For the field or workshop, nourishing as well as allaying thirst. Make oatmeal into a thin gruel; then add a little salt, and sugar to taste, with a little grated nutmeg, well stirred in while yet warm. This [non-alcoholic drink recipe] was first suggested by the Church of England leaflets put out among the farmers and others to discourage them from carrying whiskey into the field.
Remarks. —If the above plan is too much trouble, although it is, indeed, very nourishing and satisfactory, take the Scotch plan of stirring raw oatmeal into the bucket of cold water and stir when dipped up to drink. As near as I could judge, 1/2 to 1 pint was stirred into a common 12-quart pail.

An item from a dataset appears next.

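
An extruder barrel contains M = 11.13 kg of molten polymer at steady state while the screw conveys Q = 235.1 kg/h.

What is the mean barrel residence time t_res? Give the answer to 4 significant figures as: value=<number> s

Throughput in SI: Q_s = 235.1 kg/h ÷ 3600 s/h = 0.0653056 kg/s
t_res = M / Q_s = 11.13 ÷ 0.0653056 = 170.43 s

value=170.4 s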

I drank of this at the building of the New York and Brooklyn Bridge, which I visited with my son while in New York in the Centennial year of 1876, on our way to Philadelphia, and we were highly pleased with it. The workmen drank of it freely, preferring it to plain water very much. —Dr. Chase
Mrs. Goodfellow's Cookery As It Should Be (1865)
Use pasteurized egg products to avoid the risk of egg-related Salmonellosis.
Beat the yolk of one egg and a spoonful of white sugar in a bowl to a cream; add a tumbler full of crushed ice — first put the ice in a clean cloth and pound it with a mallet as fine as hail, stir this into the egg; add one spoonful of wine or good brandy and grate a little nutmeg over it; stir this all well. This is refreshing and nutritious as a drink.
A small cupful of dried peaches washed carefully; put them into a pint pitcher, and pour on one pint of boiling water; cover tightly, and when quite cold strain.